September 19, 2012 | The Wall Street Journal

Black Gold And Black Veils

Women aren't allowed to drive, even to save their lives. Political parties are banned. Free speech doesn't exist.
September 19, 2012 | The Wall Street Journal

Black Gold And Black Veils

Women aren't allowed to drive, even to save their lives. Political parties are banned. Free speech doesn't exist.

Since the Sept. 11 attacks, the United States and other Western democracies have had good reason to learn more about the close relationship between the Saudi royal family and the kingdom's Salafist Muslim sect, the Wahhabis. As Karen Elliott House chronicles in “On Saudi Arabia,” the relationship shapes today's Saudi state and society in many disturbing ways. Ms. House tells us that the goal of her book is “to peel back the bindings of tradition and religion that wrap the Saudi mummy.” In this she succeeds brilliantly.

To help us understand the modern era, Ms. House, a former foreign-affairs reporter for The Wall Street Journal and its former publisher, concentrates on two crises that occurred in 1979. The first was the seizure of the Grand Mosque in Mecca by Islamist terrorists and the Saudis' need to turn to infidel troops (French) to reclaim their holiest site. The episode stunned the royal family, highlighting its vulnerability to Muslim fanatics. Soon the royal family faced another crisis—one that bedevils Saudi Arabia to this day: the coming to power of a theocratic totalitarian regime in Shiite Iran. With Iran seeking to expand its influence, the royal family decided to give the country's Sunni fundamentalists virtually free rein. The result has been, as Ms. House chronicles throughout “On Saudi Arabia,” a transformation of Saudi society—with religious authorities governing ever larger areas of civic life.

Like Ms. House, I first visited Saudi Arabia just before 1979. I saw a country that seemed in many ways to have a culture somewhat similar to Jordan's. It was Islamic, of course, but there were dinner parties with government officials and their wives (in Western dresses), jazz on the stereo, wine with dinner, and Western newspapers on the coffee table.

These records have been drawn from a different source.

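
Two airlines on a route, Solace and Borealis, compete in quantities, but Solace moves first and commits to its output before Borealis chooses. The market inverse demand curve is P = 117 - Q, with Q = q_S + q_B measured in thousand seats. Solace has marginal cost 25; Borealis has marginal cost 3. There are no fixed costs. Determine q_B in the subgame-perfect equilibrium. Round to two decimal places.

Solve by backward induction. Given q_S, the follower Borealis maximises π_B = (117 - q_S - q_B)q_B - 3q_B.
Follower FOC: 114 - q_S - 2q_B = 0, so q_B(q_S) = (114 - q_S)/2.
The leader anticipates this reaction. Substituting into P = 117 - Q gives P = 60 - (1/2)q_S, so π_S = (60 - (1/2)q_S)q_S - 25q_S.
Leader FOC: 35 - q_S = 0, so q_S = 35.
Then q_B = (114 - 35)/2 = 79/2.

39.50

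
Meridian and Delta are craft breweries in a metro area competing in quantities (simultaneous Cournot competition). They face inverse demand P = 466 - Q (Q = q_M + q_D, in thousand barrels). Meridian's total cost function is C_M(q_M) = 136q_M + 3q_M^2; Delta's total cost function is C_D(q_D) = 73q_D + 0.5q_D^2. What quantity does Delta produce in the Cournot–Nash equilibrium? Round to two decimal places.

122.35

Meridian's profit: π_M = (466 - Q)q_M - (136q_M + 3q_M²). Setting ∂π_M/∂q_M = 0: 330 - 8q_M - (q_D) = 0.
Delta's profit: π_D = (466 - Q)q_D - (73q_D + (1/2)q_D²). Setting ∂π_D/∂q_D = 0: 393 - 3q_D - (q_M) = 0.
Best responses: q_M = (330 - q_D)/8, q_D = (393 - q_M)/3.
Substituting one into the other gives q_M = 597/23 and q_D = 122.3478.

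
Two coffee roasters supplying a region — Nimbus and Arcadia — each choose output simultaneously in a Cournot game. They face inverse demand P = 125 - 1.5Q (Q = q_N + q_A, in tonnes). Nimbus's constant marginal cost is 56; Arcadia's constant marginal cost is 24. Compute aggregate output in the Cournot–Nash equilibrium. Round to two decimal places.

Nimbus's profit: π_N = (125 - 1.5Q)q_N - (56q_N). Setting ∂π_N/∂q_N = 0: 69 - 3q_N - (3/2)(q_A) = 0.
Arcadia's profit: π_A = (125 - 1.5Q)q_A - (24q_A). Setting ∂π_A/∂q_A = 0: 101 - 3q_A - (3/2)(q_N) = 0.
So q_N = (69 - (3/2)q_A)/3 and q_A = (101 - (3/2)q_N)/3.
Solving the pair: q_N = 74/9, q_A = 266/9.
Total output Q = 74/9 + 266/9 = 340/9.

37.78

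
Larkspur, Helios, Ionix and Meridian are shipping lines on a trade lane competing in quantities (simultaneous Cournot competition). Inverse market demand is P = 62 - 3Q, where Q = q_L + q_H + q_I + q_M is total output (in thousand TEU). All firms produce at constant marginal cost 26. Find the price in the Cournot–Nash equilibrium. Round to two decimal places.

33.20

A representative firm's profit is π_i = q_i(62 - 3Q) - 26q_i.
Setting ∂π_i/∂q_i = 0 with rivals' quantities fixed: 36 - 6q_i - 3·Σ_{j≠i} q_j = 0.
By symmetry each firm produces the same amount; substituting Σ_{j≠i} q_j = 3q_i yields q_i = 36/15 = 12/5.
Total output Q = 48/5, so price P = 62 - 3·(48/5) = 166/5.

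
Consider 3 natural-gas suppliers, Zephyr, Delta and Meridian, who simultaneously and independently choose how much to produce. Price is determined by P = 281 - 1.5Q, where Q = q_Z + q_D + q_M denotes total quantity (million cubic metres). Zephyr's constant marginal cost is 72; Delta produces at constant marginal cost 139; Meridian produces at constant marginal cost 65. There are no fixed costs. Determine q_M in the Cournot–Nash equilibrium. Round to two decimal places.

Zephyr's profit: π_Z = (281 - 1.5Q)q_Z - (72q_Z). Setting ∂π_Z/∂q_Z = 0: 209 - 3q_Z - (3/2)(q_D + q_M) = 0.
Delta's profit: π_D = (281 - 1.5Q)q_D - (139q_D). Setting ∂π_D/∂q_D = 0: 142 - 3q_D - (3/2)(q_Z + q_M) = 0.
Meridian's profit: π_M = (281 - 1.5Q)q_M - (65q_M). Setting ∂π_M/∂q_M = 0: 216 - 3q_M - (3/2)(q_Z + q_D) = 0.
Adding the 3 conditions: 567 − 3Q − 3Q = 0, i.e. Q = 189/2.
Back-substituting: q_Z = (209 − 567/4)/(3/2) = 269/6, q_D = (142 − 567/4)/(3/2) = 1/6, q_M = (216 − 567/4)/(3/2) = 99/2.

49.50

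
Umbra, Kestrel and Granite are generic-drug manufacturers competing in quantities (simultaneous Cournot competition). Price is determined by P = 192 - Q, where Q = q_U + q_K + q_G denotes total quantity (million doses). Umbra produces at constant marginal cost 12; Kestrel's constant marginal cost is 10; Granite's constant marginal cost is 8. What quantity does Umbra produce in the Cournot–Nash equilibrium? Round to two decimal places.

43.50

Umbra's profit: π_U = (192 - Q)q_U - (12q_U). Setting ∂π_U/∂q_U = 0: 180 - 2q_U - (q_K + q_G) = 0.
Kestrel's first-order condition: 182 - 2q_K - (q_U + q_G) = 0.
Granite's profit: π_G = (192 - Q)q_G - (8q_G). Setting ∂π_G/∂q_G = 0: 184 - 2q_G - (q_U + q_K) = 0.
Adding the 3 first-order conditions: 546 − 4Q = 0, so Q = 273/2.
Back-substituting: q_U = (180 − 273/2) = 87/2, q_K = (182 − 273/2) = 91/2, q_G = (184 − 273/2) = 95/2.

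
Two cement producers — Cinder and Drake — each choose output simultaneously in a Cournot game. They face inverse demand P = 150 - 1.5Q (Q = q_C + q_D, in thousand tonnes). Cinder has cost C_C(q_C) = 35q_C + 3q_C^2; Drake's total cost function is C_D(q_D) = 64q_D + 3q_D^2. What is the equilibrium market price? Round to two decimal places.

121.29

Cinder's profit: π_C = (150 - 1.5Q)q_C - (35q_C + 3q_C²). Setting ∂π_C/∂q_C = 0: 115 - 9q_C - (3/2)(q_D) = 0.
Drake's profit: π_D = (150 - 1.5Q)q_D - (64q_D + 3q_D²). Setting ∂π_D/∂q_D = 0: 86 - 9q_D - (3/2)(q_C) = 0.
Best responses: q_C = (115 - (3/2)q_D)/9, q_D = (86 - (3/2)q_C)/9.
Solving the pair: q_C = 1208/105, q_D = 802/105.
Total output Q = 134/7, so price P = 150 - (3/2)·(134/7) = 849/7.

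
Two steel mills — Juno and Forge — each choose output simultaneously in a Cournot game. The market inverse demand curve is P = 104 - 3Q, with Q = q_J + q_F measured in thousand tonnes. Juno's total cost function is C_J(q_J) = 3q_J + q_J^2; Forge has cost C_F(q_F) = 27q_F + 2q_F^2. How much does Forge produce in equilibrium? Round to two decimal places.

Juno's profit: π_J = (104 - 3Q)q_J - (3q_J + q_J²). Setting ∂π_J/∂q_J = 0: 101 - 8q_J - 3(q_F) = 0.
Forge's profit: π_F = (104 - 3Q)q_F - (27q_F + 2q_F²). Setting ∂π_F/∂q_F = 0: 77 - 10q_F - 3(q_J) = 0.
Best responses: q_J = (101 - 3q_F)/8, q_F = (77 - 3q_J)/10.
Solving the pair: q_J = 779/71, q_F = 313/71.

4.41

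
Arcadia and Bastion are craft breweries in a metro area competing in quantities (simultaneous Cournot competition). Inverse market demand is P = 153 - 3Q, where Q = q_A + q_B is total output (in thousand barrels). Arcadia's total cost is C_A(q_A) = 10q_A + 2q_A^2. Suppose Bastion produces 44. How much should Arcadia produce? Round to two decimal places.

1.10

With the rival's output fixed at 44, Arcadia's profit is π_A = (153 - 3·44 - 3q_A)q_A - (10q_A + 2q_A²) = (21 - 3q_A)q_A - (10q_A + 2q_A²).
∂π_A/∂q_A = 11 - 10q_A = 0, so q_A = 11/10.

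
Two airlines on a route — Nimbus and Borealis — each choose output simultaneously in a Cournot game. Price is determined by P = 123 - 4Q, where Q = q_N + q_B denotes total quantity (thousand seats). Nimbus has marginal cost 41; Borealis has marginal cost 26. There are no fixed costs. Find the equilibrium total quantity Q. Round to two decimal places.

Nimbus's profit: π_N = (123 - 4Q)q_N - (41q_N). Setting ∂π_N/∂q_N = 0: 82 - 8q_N - 4(q_B) = 0.
Borealis's profit: π_B = (123 - 4Q)q_B - (26q_B). Setting ∂π_B/∂q_B = 0: 97 - 8q_B - 4(q_N) = 0.
Best responses: q_N = (82 - 4q_B)/8, q_B = (97 - 4q_N)/8.
Substituting one into the other gives q_N = 67/12 and q_B = 28/3.
Total output Q = 67/12 + 28/3 = 179/12.

14.92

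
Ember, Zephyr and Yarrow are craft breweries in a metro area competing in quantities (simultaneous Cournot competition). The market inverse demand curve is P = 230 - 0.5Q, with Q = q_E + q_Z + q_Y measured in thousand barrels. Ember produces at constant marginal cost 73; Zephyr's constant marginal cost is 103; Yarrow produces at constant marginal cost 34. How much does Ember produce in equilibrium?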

Today such an evening in the kingdom with a visiting Westerner would be unimaginable. The resurgence of Wahhabism prevents any such violations of fundamentalist Islam's strictures.

Saudi theocratic totalitarianism begins within the family. Ms. House offers vivid descriptions of the oppression and frustration faced by Saudi women. The Wahhabis' view is that, after kindergarten, the two sexes should never meet except in the home. Such limits have a devastating effect on the freedom of Saudi women to work or even to take a walk in their own neighborhoods.

In 2002, in an incident of startling cruelty, the Saudi religious police prevented more than a dozen girls from fleeing their flaming school building in Mecca, thus condemning them to burn to death because, while trying to escape the fire, their abayas and veils didn't fully cover them. The outrage that followed this incident led to certain reforms, but they have been insufficient to help most women get a better education or a job.

It is true that, in 2012, Saudi women were allowed to compete in the Olympics for the first time, and a few can now sell lingerie in department stores. But they are still denied the freedom to drive a car, a restriction that has led some brave Saudi women, Ms. House tells us, to stage “drive-ins” or test authority “by getting behind the wheel of a car and posting videos of their defiance on YouTube.” These are small protests, she concedes, but they are telling: Clashes over the role of women in Saudi society serve as “a proxy war between modernizers and conservatives over what sort of Saudi Arabia both sexes will inhabit and over the role and relevance of the omnipresent religious establishment in Saudi society.”

On the geopolitical front, Saudi Arabia cooperates to a substantial degree with the United States on its counterterrorism efforts, but the royal family hasn't challenged the Wahhabi management of the country's schools. It is the schools, Ms. House reminds us, that provide the doctrinal and emotional underpinnings for its young men—often unemployed and impressionable—to turn to jihad.

On the brighter side, Ms. House takes us to two promising venues where one can see a glimmering of what Saudi Arabian institutions might become if we are all very lucky: the campus of King Abdullah University of Science and Technology (in the town of Thuwal) and the constructed suburban city, often called “Little America,” that serves as the headquarters of Saudi Aramco, the national oil company. Each place can be seen, Ms. House says, as an “innovative and international island in the largely stagnant Saudi sea.” Saudi men and women work together, attend classes together, and learn to use advanced technology.

We can always hope, but the chances of reform at the moment seem limited. In June, Crown Prince Naif died, and his replacement at the top of the royal family's governing structure was taken by his brother, Prince Salman, an ultraconservative supporter of the Wahhabis. In the new interior minister, Prince Ahmed, and the new intelligence chief, Prince Bandar, there is little that is hopeful either. The Center for Democracy and Human Rights in Saudi Arabia states that neither man “has shown any interest in human rights or political change in Saudi Arabia.”

Ms. House observes that, for decades, the rulers of Saudi Arabia have used their oil revenues to swell the public sector, hand out government largess and keep Saudi citizens dependent on the royal family. “Control trumps economic competitiveness,” she notes. Is such an arrangement sustainable? The low price and ever wider availability of natural gas—the result of the hydro-fracturing of gas shale—could transform the world's energy sector, especially if cars are modified to drive on liquid fuels derived from natural gas. In such a scenario, the stultified, oppressive country that Ms. House portrays so well may find itself enduring a painful and chaotic transformation beyond the control of even its most stern leaders.

Mr. Woolsey, a former director of Central Intelligence, is a venture partner with Lux Capital and chairman of the Foundation for Defense of Democracies and of the Opportunities Development Group.